SALT LAKE CITY – Crews are investigating a 4-alarm fire that broke out at an apartment complex under construction in Salt Lake City Sunday evening.
Reports of the fire came in around 6 p.m., and the blaze was in the area of 550 East and 500 South. FOX 13 News received a frenzy of calls, as people could see the smoke from all over the Salt Lake Valley. Click here for a photo galleryof the images they submitted.
Jason Asay of the Salt Lake City Fire Department initially said it was a 3-alarm fire, but a short time later officials said it had been upgraded to a 4-alarm blaze.
Witness Raegan Plewe said it was a large fire.
"It's pretty surreal to see flames that big in real life," Plewe said. "It was shocking."
The cause of the fire was not immediately clear. The building is a four-story apartment complex that was under construction and had a lot of exposed wood, which officials said contributed to the size of the fire.
"Because the wood is exposed, the fire quickly spread and this became a defensive fire--which means we surrounded with our engines and firefighters and trucks and our main concern was to make sure the fire did not spread to any of the close, nearby structures," Asay said.
Officials said at about 7:30 p.m. that the fire was almost extinguished.
"We had roughly 60 firefighters here, we had nine or 10 engines and four trucks, a lot of support staff," Asay said. "...This was a pretty big one. It took a lot of resources to get this fire knocked down."
A Smith's Food and Drug Store across the street from the fire was evacuated Sunday.
"When the flames were high there were a lot of embers in the air, we quickly evacuated the Smith's which is across the street to the north," Asay said.
Keifer Kelson lives near the building that caught fire and said he rushed home when he heard the news.

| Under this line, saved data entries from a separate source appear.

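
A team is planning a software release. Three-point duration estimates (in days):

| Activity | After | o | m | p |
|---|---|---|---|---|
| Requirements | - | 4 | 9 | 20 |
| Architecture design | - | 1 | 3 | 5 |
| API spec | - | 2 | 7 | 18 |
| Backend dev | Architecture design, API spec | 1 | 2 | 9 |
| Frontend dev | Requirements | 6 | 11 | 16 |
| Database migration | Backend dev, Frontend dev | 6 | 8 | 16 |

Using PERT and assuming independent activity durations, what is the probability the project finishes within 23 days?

te_Requirements = (4 + 4·9 + 20)/6 = 60/6 = 10; σ²_Requirements = ((20−4)/6)² = 7.111
te_Architecture design = (1 + 4·3 + 5)/6 = 18/6 = 3; σ²_Architecture design = ((5−1)/6)² = 0.444
te_API spec = (2 + 4·7 + 18)/6 = 48/6 = 8; σ²_API spec = ((18−2)/6)² = 7.111
te_Backend dev = (1 + 4·2 + 9)/6 = 18/6 = 3; σ²_Backend dev = ((9−1)/6)² = 1.778
te_Frontend dev = (6 + 4·11 + 16)/6 = 66/6 = 11; σ²_Frontend dev = ((16−6)/6)² = 2.778
te_Database migration = (6 + 4·8 + 16)/6 = 54/6 = 9; σ²_Database migration = ((16−6)/6)² = 2.778

Forward pass:
ES_Requirements = 0; EF_Requirements = 10
ES_Architecture design = 0; EF_Architecture design = 3
ES_API spec = 0; EF_API spec = 8
ES_Backend dev = max(EF_Architecture design=3, EF_API spec=8) = 8; EF_Backend dev = 8+3 = 11
ES_Frontend dev = 10; EF_Frontend dev = 10+11 = 21
ES_Database migration = max(EF_Backend dev=11, EF_Frontend dev=21) = 21; EF_Database migration = 21+9 = 30
Expected project duration μ = 30 days. Critical path: Requirements → Frontend dev → Database migration.

Variance along critical path = 7.111 + 2.778 + 2.778 = 12.667; σ = √12.667 = 3.559 days.
Z = (23 − 30) / 3.559 = -1.967
P(T ≤ 23) = Φ(-1.967) ≈ 0.025

0.025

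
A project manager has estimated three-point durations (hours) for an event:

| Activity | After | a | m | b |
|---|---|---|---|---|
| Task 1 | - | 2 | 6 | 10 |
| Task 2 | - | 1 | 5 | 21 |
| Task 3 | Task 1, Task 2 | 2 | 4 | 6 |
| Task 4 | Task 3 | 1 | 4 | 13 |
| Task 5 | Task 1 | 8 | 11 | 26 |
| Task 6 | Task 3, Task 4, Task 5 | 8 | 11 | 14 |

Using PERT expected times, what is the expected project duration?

30 hours

te_Task 1 = (2 + 4·6 + 10)/6 = 36/6 = 6
te_Task 2 = (1 + 4·5 + 21)/6 = 42/6 = 7
te_Task 3 = (2 + 4·4 + 6)/6 = 24/6 = 4
te_Task 4 = (1 + 4·4 + 13)/6 = 30/6 = 5
te_Task 5 = (8 + 4·11 + 26)/6 = 78/6 = 13
te_Task 6 = (8 + 4·11 + 14)/6 = 66/6 = 11

Forward pass:
ES_Task 1 = 0; EF_Task 1 = 6
ES_Task 2 = 0; EF_Task 2 = 7
ES_Task 3 = max(EF_Task 1=6, EF_Task 2=7) = 7; EF_Task 3 = 7+4 = 11
ES_Task 4 = 11; EF_Task 4 = 11+5 = 16
ES_Task 5 = 6; EF_Task 5 = 6+13 = 19
ES_Task 6 = max(EF_Task 3=11, EF_Task 4=16, EF_Task 5=19) = 19; EF_Task 6 = 19+11 = 30
Expected project duration μ = 30 hours. Critical path: Task 1 → Task 5 → Task 6.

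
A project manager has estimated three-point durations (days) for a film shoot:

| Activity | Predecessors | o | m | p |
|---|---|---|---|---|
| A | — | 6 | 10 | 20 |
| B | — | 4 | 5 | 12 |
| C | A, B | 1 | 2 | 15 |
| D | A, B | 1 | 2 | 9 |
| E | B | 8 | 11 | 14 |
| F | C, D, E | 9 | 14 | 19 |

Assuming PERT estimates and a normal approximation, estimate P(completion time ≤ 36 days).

te_A = (6 + 4·10 + 20)/6 = 66/6 = 11; σ²_A = ((20−6)/6)² = 5.444
te_B = (4 + 4·5 + 12)/6 = 36/6 = 6; σ²_B = ((12−4)/6)² = 1.778
te_C = (1 + 4·2 + 15)/6 = 24/6 = 4; σ²_C = ((15−1)/6)² = 5.444
te_D = (1 + 4·2 + 9)/6 = 18/6 = 3; σ²_D = ((9−1)/6)² = 1.778
te_E = (8 + 4·11 + 14)/6 = 66/6 = 11; σ²_E = ((14−8)/6)² = 1.000
te_F = (9 + 4·14 + 19)/6 = 84/6 = 14; σ²_F = ((19−9)/6)² = 2.778

Forward pass:
ES_A = 0; EF_A = 11
ES_B = 0; EF_B = 6
ES_C = max(EF_A=11, EF_B=6) = 11; EF_C = 11+4 = 15
ES_D = max(EF_A=11, EF_B=6) = 11; EF_D = 11+3 = 14
ES_E = 6; EF_E = 6+11 = 17
ES_F = max(EF_C=15, EF_D=14, EF_E=17) = 17; EF_F = 17+14 = 31
Expected project duration μ = 31 days. Critical path: B → E → F.

Variance along critical path = 1.778 + 1.000 + 2.778 = 5.556; σ = √5.556 = 2.357 days.
Z = (36 − 31) / 2.357 = 2.121
P(T ≤ 36) = Φ(2.121) ≈ 0.983

0.983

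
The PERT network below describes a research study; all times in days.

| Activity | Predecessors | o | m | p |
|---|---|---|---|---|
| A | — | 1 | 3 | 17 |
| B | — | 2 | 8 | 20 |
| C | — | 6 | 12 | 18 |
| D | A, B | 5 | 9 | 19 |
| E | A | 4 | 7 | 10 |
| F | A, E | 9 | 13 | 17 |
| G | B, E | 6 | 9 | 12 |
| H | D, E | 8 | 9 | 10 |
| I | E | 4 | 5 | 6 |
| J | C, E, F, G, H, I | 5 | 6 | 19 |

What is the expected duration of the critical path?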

"Yeah, we saw the flames about a hundred feet up," he said. "We thought we'd have to be saving our stuff...We were also worried the smoke was damaging all our stuff but it's not too stinky in there or anything."
At about 8:45 p.m., fire officials tweeted that investigators had, "detained a man in his 20s who was at the scene of the fire and gave inaccurate information to law enforcement."
A second tweet minutes later said the man "said he was with SLC Fire. He is not affiliated with SLC Fire."